Yes and yes.. in any case, the latest from SVN doesn't have this
issue. Guessing it was 921 that did it.
-D
On Tue, Oct 13, 2009 at 4:01 PM, Alan Gates wrote:
> Have you checked that each record your input data has at least the number of
> fields you specify? Have you checked that the field separator in your data
> matches the default for PigPerformanceLoader (^A I think)?
>
> Alan.
>
> On Oct 13, 2009, at 10:28 AM, Dmitriy Ryaboy wrote:
>
>> We ran into what looks like some edge case bug in Pig, which causes it
>> to throw an IndexOutOfBoundsException (stack trace below). The script
>> just joins two relations; it looks like our data was generated
>> incorrectly, and the join is empty, which may be what's causing the
>> failure. It also appears to only happen when at least one of the
>> inputs is on the large size (at least a few hundred megs). Any ideas
>> on what could be happening and how to zoom in on the underlying cause?
>> We are running off unmodified trunk.
>>
>> Script:
>>
>> register datagen.jar;
>> E = load 'Employee' using
>> org.apache.pig.test.utils.datagen.PigPerformanceLoader() as
>> (id,name,cc,dc);
>> D = load 'Department' using
>> org.apache.pig.test.utils.datagen.PigPerformanceLoader() as
>> (dept_id,dept_nm);
>> P = load 'Project' using
>> org.apache.pig.test.utils.datagen.PigPerformanceLoader() as
>> (id,emp_id,role);
>> R1 = JOIN E by dc, D by dept_id;
>> R2 = JOIN R1 by E::id, P by emp_id;
>> store R2 into 'TestCase2Output';
>>
>> R2 join fails with the stack trace below. It also fails if we
>> pre-calculate R1, store it, and load it directly (so, load R1, load P,
>> join R1 by $0, P by emp_id). We've verified that the records in R1 and
>> R2 have the expected fields, etc.
>>
>>
>> Stack Trace:
>>
>> java.lang.IndexOutOfBoundsException: Index: 1, Size: 1
>> at java.util.ArrayList.RangeCheck(ArrayList.java:547)
>> at java.util.ArrayList.get(ArrayList.java:322)
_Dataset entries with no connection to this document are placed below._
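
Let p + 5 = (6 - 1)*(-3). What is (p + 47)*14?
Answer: 378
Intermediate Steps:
p = -20 (p = -5 + (6 - 1)*(-3) = -5 + 5*(-3) = -5 - 15 = -20)
(p + 47)*14 = (-20 + 47)*14 = 27*14 = 378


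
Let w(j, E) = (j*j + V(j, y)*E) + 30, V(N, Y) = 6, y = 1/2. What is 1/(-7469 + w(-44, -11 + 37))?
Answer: -1/5347 ≈ -0.00018702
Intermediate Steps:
y = 1/2 ≈ 0.50000
w(j, E) = 30 + j**2 + 6*E (w(j, E) = (j*j + 6*E) + 30 = (j**2 + 6*E) + 30 = 30 + j**2 + 6*E)
1/(-7469 + w(-44, -11 + 37)) = 1/(-7469 + (30 + (-44)**2 + 6*(-11 + 37))) = 1/(-7469 + (30 + 1936 + 6*26)) = 1/(-7469 + (30 + 1936 + 156)) = 1/(-7469 + 2122) = 1/(-5347) = -1/5347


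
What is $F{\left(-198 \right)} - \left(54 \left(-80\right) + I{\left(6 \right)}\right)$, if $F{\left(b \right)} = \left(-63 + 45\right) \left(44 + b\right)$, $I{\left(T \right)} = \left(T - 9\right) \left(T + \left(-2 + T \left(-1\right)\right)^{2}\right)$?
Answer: $7302$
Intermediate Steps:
$I{\left(T \right)} = \left(-9 + T\right) \left(T + \left(-2 - T\right)^{2}\right)$
$F{\left(b \right)} = -792 - 18 b$ ($F{\left(b \right)} = - 18 \left(44 + b\right) = -792 - 18 b$)
$F{\left(-198 \right)} - \left(54 \left(-80\right) + I{\left(6 \right)}\right) = \left(-792 - -3564\right) - \left(54 \left(-80\right) - \left(282 - 216 + 144\right)\right) = \left(-792 + 3564\right) - \left(-4320 - 210\right) = 2772 - \left(-4320 - 210\right) = 2772 - -4530 = 2772 + 4530 = 7302$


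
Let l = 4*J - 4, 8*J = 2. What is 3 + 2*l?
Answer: -3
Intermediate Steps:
J = ¼ (J = (⅛)*2 = ¼ ≈ 0.25000)
l = -3 (l = 4*(¼) - 4 = 1 - 4 = -3)
3 + 2*l = 3 + 2*(-3) = 3 - 6 = -3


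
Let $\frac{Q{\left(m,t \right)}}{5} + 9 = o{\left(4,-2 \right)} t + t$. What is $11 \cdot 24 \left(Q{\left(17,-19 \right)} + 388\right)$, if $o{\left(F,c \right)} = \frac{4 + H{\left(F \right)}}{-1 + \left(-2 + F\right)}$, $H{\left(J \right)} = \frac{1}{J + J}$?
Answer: $-37983$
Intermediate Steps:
$H{\left(J \right)} = \frac{1}{2 J}$
$o{\left(F,c \right)} = \frac{4 + \frac{1}{2 F}}{-3 + F}$ ($o{\left(F,c \right)} = \frac{4 + \frac{1}{2 F}}{-1 + \left(-2 + F\right)} = \frac{4 + \frac{1}{2 F}}{-3 + F}$)
$Q{\left(m,t \right)} = -45 + \frac{205 t}{8}$ ($Q{\left(m,t \right)} = -45 + 5 \left(\frac{1 + 8 \cdot 4}{2 \cdot 4 \left(-3 + 4\right)} t + t\right) = -45 + 5 \left(\frac{1}{2} \cdot \frac{1}{4} \cdot 1^{-1} \left(1 + 32\right) t + t\right) = -45 + 5 \left(\frac{1}{2} \cdot \frac{1}{4} \cdot 1 \cdot 33 t + t\right) = -45 + 5 \left(\frac{33 t}{8} + t\right) = -45 + 5 \frac{41 t}{8} = -45 + \frac{205 t}{8}$)
$11 \cdot 24 \left(Q{\left(17,-19 \right)} + 388\right) = 11 \cdot 24 \left(\left(-45 + \frac{205}{8} \left(-19\right)\right) + 388\right) = 264 \left(\left(-45 - \frac{3895}{8}\right) + 388\right) = 264 \left(- \frac{4255}{8} + 388\right) = 264 \left(- \frac{1151}{8}\right) = -37983$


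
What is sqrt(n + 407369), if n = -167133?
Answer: 2*sqrt(60059) ≈ 490.14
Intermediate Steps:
sqrt(n + 407369) = sqrt(-167133 + 407369) = sqrt(240236) = 2*sqrt(60059)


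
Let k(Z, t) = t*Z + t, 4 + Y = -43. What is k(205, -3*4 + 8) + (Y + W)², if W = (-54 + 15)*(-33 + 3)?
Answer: 1260305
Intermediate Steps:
Y = -47 (Y = -4 - 43 = -47)
k(Z, t) = t + Z*t (k(Z, t) = Z*t + t = t + Z*t)
W = 1170 (W = -39*(-30) = 1170)
k(205, -3*4 + 8) + (Y + W)² = (-3*4 + 8)*(1 + 205) + (-47 + 1170)² = (-12 + 8)*206 + 1123² = -4*206 + 1261129 = -824 + 1261129 = 1260305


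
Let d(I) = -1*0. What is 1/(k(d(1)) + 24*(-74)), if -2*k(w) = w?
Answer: -1/1776 ≈ -0.00056306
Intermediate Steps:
d(I) = 0
k(w) = -w/2
1/(k(d(1)) + 24*(-74)) = 1/(-1/2*0 + 24*(-74)) = 1/(0 - 1776) = 1/(-1776) = -1/1776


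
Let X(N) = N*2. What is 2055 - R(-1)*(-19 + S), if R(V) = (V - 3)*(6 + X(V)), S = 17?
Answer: 2023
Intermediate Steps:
X(N) = 2*N
R(V) = (-3 + V)*(6 + 2*V) (R(V) = (V - 3)*(6 + 2*V) = (-3 + V)*(6 + 2*V))
2055 - R(-1)*(-19 + S) = 2055 - (-18 + 2*(-1)**2)*(-19 + 17) = 2055 - (-18 + 2*1)*(-2) = 2055 - (-18 + 2)*(-2) = 2055 - (-16)*(-2) = 2055 - 1*32 = 2055 - 32 = 2023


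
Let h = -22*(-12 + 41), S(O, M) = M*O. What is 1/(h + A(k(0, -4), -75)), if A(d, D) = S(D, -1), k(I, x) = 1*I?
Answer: -1/563 ≈ -0.0017762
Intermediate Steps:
k(I, x) = I
A(d, D) = -D
h = -638 (h = -22*29 = -638)
1/(h + A(k(0, -4), -75)) = 1/(-638 - 1*(-75)) = 1/(-638 + 75) = 1/(-563) = -1/563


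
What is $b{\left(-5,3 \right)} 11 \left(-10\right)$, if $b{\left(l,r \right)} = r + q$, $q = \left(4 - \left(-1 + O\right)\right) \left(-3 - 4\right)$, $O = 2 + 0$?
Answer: $1980$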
>> at org.apache.pig.data.DefaultTuple.get(DefaultTuple.java:143)
>> at
>> org.apache.pig.backend.hadoop.executionengine.physicalLayer.expressionOperators.POProject.getNext(POProject.java:148)
>> at
>> org.apache.pig.backend.hadoop.executionengine.physicalLayer.expressionOperators.POProject.getNext(POProject.java:226)
>> at
>> org.apache.pig.backend.hadoop.executionengine.physicalLayer.relationalOperators.POLocalRearrange.getNext(POLocalRearrange.java:260)
>> at
>> org.apache.pig.backend.hadoop.executionengine.physicalLayer.relationalOperators.POUnion.getNext(POUnion.java:162)
>> at
>> org.apache.pig.backend.hadoop.executionengine.mapReduceLayer.PigMapBase.runPipeline(PigMapBase.java:249)
>> at
>> org.apache.pig.backend.hadoop.executionengine.mapReduceLayer.PigMapBase.map(PigMapBase.java:240)
>> at
>> org.apache.pig.backend.hadoop.executionengine.mapReduceLayer.PigMapReduce$Map.map(PigMapReduce.java:93)
>> at org.apache.hadoop.mapred.MapRunner.run(MapRunner.java:50)
>> at org.apache.hadoop.mapred.MapTask.runOldMapper(MapTask.java:358)
>> at org.apache.hadoop.mapred.MapTask.run(MapTask.java:307)
>> at org.apache.hadoop.mapred.Child.main(Child.java:170)
>
>